Wednesday, February 8, 2012

FreshDirect's Sweetheart Deal Leaves the Bronx Sucking on Fumes



When I first heard that the company FreshDirect was moving to the South Bronx, I have to admit that I was little bit excited. I aspire to eat healthy foods and I know how much money I would save if I relied more on groceries and less on eating out. But as a busy young professional who lives and works in the Mott Haven neighborhood of the South Bronx, I often fall short. I wind up eating ham, egg & cheese sandwiches from the corner deli for breakfast and Chinese takeout meals for dinner. I’m embarrassed to admit that I sometimes even make late night runs to White Castle, Kennedy Fried Chicken, or McDonalds when I have no food in the fridge.

Living in the South Bronx makes good grocery shopping a major event. If I want to get organic foods, high quality fruits and vegetables, and boutique healthy meals like quinoa salads, farm-raised salmon, or vegan dumplings, I’ve got to make my way out of the borough to Fairway, Trader Joe’s, or Whole Foods. The food I get there is worth the trek – but it’s not time or cost effective. It wouldn’t be such a bad thing, I thought, if FreshDirect could deliver groceries straight to my door. And if they were relocating less than half a mile from where I currently live.

I went to the company’s website and was greeted by the slogan “we know local” right next to the New to Fresh Direct box, with an invitation to “Enter your Zip Code to see if we deliver in your area.” I eagerly typed in my Zip Code – 10454 – the same neighborhood to which FreshDirect is relocating. A window popped up informing me: “HOME DELIVERY IS NOT AVAILABLE IN YOUR AREA.”

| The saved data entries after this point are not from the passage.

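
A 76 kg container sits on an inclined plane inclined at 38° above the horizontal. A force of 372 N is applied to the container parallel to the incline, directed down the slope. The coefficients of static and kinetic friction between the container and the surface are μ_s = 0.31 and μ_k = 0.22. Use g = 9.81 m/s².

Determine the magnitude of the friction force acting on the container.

The normal reaction is N = m g cos θ = 587.5 N.
For equilibrium along the incline the friction force must supply f = m g sin θ + P = 459 + 372 = 831 N (positive meaning up-slope).
The static-friction ceiling is μ_s N = 0.31 × 587.5 = 182.1 N.
Since |831| > 182.1 N, static friction cannot hold it; the container slides down the incline and kinetic friction applies: f = μ_k N = 0.22 × 587.5 = 129 N.

f ≈ 129 N (up the incline)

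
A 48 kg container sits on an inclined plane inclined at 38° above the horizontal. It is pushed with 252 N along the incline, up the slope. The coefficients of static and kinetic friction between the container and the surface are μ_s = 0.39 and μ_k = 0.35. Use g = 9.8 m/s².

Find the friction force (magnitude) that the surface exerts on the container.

Normal force: N = m g cos θ = 48 × 9.8 × cos 38° = 370.7 N.
Parallel to the incline, ΣF = 0 gives f = m g sin θ − P = 289.6 − 252 = 37.61 N (up-slope positive).
The static-friction ceiling is μ_s N = 0.39 × 370.7 = 144.6 N.
Since |37.61| ≤ 144.6 N, static friction is sufficient; f equals the required value, not μ_s N.

f ≈ 37.6 N (up the incline)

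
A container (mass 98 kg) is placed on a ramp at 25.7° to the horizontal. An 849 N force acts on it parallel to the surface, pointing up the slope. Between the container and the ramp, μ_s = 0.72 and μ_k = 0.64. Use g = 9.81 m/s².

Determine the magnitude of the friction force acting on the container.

Normal force: N = m g cos θ = 98 × 9.81 × cos 25.7° = 866.3 N.
Parallel to the incline, ΣF = 0 gives f = m g sin θ − P = 416.9 − 849 = -432.1 N (up-slope positive).
Static friction can supply at most μ_s N = 623.7 N.
Since |-432.1| ≤ 623.7 N, the container remains in static equilibrium and friction takes exactly the required value.

f ≈ 432 N (down the incline)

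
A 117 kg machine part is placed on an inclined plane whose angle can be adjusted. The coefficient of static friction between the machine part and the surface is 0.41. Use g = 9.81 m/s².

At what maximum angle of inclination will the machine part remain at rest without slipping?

θ_max ≈ 22.3°

At the slip threshold, m g sin θ = μ_s · m g cos θ, so tan θ = μ_s.
θ_max = arctan(0.41) = 22.3°.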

I checked to see where FreshDirect actually does deliver and saw that they provide their delivery service to Manhattan, Brooklyn, Queens, Staten Island, Nassau County, Westchester, New Jersey, and even Connecticut - but nowhere in the entire Bronx (save for Riverdale, our wealthy cousin to the North, which steadfastly disavows its affiliation with the rest of the borough). A company that will receive over $130 million dollars in tax breaks, grants, and tax credits is moving where it won’t even provide services. Instead, FreshDirect will bring 130 delivery trucks driving through our street and produce more than 10 tons of waste every day in a community that already has one of the highest rates of asthma and other environmentally related heath problems. As FreshDirect sends its trucks out from our neighborhood, we in the South Bronx are left with nothing but exhaust, chemicals, and garbage.

It might have worked out better for everyone. The subsidies given by the city, the state, and the borough could have incentivized FreshDirect to develop green strategies to improve the environmental conditions in a community with one of the highest asthma rates in the country, ensure that the jobs provide a living wage for local residents who suffer from an unemployment rate twice the city’s average, and distribute desperately needed fresh foods and vegetables to the community’s poor children and families. Instead, this sweetheart deal leaves the people of the South Bronx sucking on fumes, as FreshDirect increases its profits delivering their foods everywhere but the community where they will operate.